Controlling temp, top_p and top_k

So I have been working on a TTS model and for the last few days I am playing with few hyperparameters. In my specific use case, I found that temperature, top_p and top_k played a major role in audio generated.

temperature

helps control the randomness / creativity of the model. Basically you adjust the probabilities to force randomness or determinism. During training the temperature is 1. Mathematically, when the probability of next token is being calculated the model will divide that by your temperature value.
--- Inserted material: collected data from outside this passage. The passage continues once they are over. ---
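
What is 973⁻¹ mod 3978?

2359

gcd(3978, 973) = 1.
By Bézout, 973*(-1619) + 3978*(396) = 1.
So 973*-1619 ≡ 1 (mod 3978), and -1619 mod 3978 = 2359.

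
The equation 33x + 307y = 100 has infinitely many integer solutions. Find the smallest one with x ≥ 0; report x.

gcd(307, 33):
  307 = 9×33 + 10
  33 = 3×10 + 3
  10 = 3×3 + 1
  3 = 3×1
so gcd(307, 33) = 1.
1 divides 100, so solutions exist.
Back-substitute for Bézout coefficients:
  1 = 10 - 3×3
  ... = 33×(-93) + 307×(10)
Scale by 100/1 = 100: (x₀, y₀) = (-9300, 1000).
General solution: x = -9300 + 307t, y = 1000 - 33t for integer t.
x ≥ 0: smallest is -9300 mod 307 = 217 (at t = 31), with y = -23.

217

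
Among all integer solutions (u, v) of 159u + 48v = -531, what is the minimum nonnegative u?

3

gcd(159, 48):
  159 = 3×48 + 15
  48 = 3×15 + 3
  15 = 5×3
so gcd(159, 48) = 3.
3 divides -531, so solutions exist.
Back-substitute for Bézout coefficients:
  3 = 48 - 3×15
  ... = 159×(-3) + 48×(10)
Scale by -531/3 = -177: (u₀, v₀) = (531, -1770).
General solution: u = 531 + 16t, v = -1770 - 53t for integer t.
u ≥ 0: smallest is 531 mod 16 = 3 (at t = -33), with v = -21.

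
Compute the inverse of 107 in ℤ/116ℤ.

gcd(116, 107) = 1.
By Bézout, 107×(-13) + 116×(12) = 1.
So 107×-13 ≡ 1 (mod 116), and -13 mod 116 = 103.

103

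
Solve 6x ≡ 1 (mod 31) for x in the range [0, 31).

gcd(31, 6) = 1.
By Bézout, 6×(-5) + 31×(1) = 1.
So 6×-5 ≡ 1 (mod 31), and -5 mod 31 = 26.

26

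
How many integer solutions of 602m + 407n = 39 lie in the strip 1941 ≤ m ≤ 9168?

18

gcd(602, 407) = 1.
By Bézout, 602×(-48) + 407×(71) = 1.
Particular solution: (163, -241).
General solution: m = 163 + 407t, n = -241 - 602t for integer t.
1941 ≤ 163 + 407t ≤ 9168 gives t ∈ [5, 22], which is 18 values.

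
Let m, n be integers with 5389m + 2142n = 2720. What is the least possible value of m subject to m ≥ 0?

80

gcd(5389, 2142):
  5389 = 2×2142 + 1105
  2142 = 1×1105 + 1037
  1105 = 1×1037 + 68
  1037 = 15×68 + 17
  68 = 4×17
so gcd(5389, 2142) = 17.
17 divides 2720, so solutions exist.
Back-substitute for Bézout coefficients:
  17 = 1037 - 15×68
  ... = 5389×(-31) + 2142×(78)
Scale by 2720/17 = 160: (m₀, n₀) = (-4960, 12480).
General solution: m = -4960 + 126t, n = 12480 - 317t for integer t.
m ≥ 0: smallest is -4960 mod 126 = 80 (at t = 40), with n = -200.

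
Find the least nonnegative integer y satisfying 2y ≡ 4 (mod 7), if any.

gcd(7, 2) = 1  (7 = 3*2 + 1, 2 = 2*1).
1 divides 4, so solutions exist.
Back-substituting, 2*(-3) + 7*(1) = 1.
So 2*(-3) ≡ 1 (mod 7); multiply by 4: y ≡ -12 (mod 7).
Smallest nonnegative: y = -12 mod 7 = 2.

2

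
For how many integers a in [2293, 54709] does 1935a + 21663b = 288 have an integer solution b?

gcd(21663, 1935) = 9.
By Bézout, 1935×(974) + 21663×(-87) = 9.
Particular solution: (2284, -204).
General solution: a = 2284 + 2407t, b = -204 - 215t for integer t.
2293 ≤ 2284 + 2407t ≤ 54709 gives t ∈ [1, 21], which is 21 values.

21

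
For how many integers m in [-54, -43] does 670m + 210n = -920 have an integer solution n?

gcd(670, 210) = 10.
By Bézout, 670×(-5) + 210×(16) = 10.
Particular solution: (19, -65).
General solution: m = 19 + 21t, n = -65 - 67t for integer t.
-54 ≤ 19 + 21t ≤ -43 gives t ∈ [-3, -3], which is 1 value.

1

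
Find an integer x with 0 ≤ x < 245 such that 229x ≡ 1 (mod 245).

gcd(245, 229) = 1  (245 = 1*229 + 16, 229 = 14*16 + 5, 16 = 3*5 + 1, 5 = 5*1).
Back-substituting, 229*(-46) + 245*(43) = 1.
So 229*-46 ≡ 1 (mod 245), and -46 mod 245 = 199.

199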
Python function of softmax with temperature :

def softmax_with_temperature(logits, temperature=1.0):
    logits /= temperature
    exp_logits = np.exp(logits - np.max(logits))  # subtracting max for numerical stability
    softmax_output = exp_logits / np.sum(exp_logits)
    return softmax_output

top_p

topp selects most likely token from a prob distribution, considering cumulative probability until it reaches a predefined threshold _p. In other words, only consider the possibilities that equal or exceed this value. Value of this parameter ranges from 0.0 to 1.0

top_k

this selects k most likely options (depending on their probabilities). So token with very low probability are not selected which makes output more coherent. I have found that changing top_p and temp is more useful than trying to tweak top_k.

When we set the temperature to 0, choose only the top 1 token (K=1), or the probability threshold to 0 (P=0), it's like swapping out the softmax with a simple maximum selection formula. This means we're only focusing on the single most probable next token and ignoring everything else.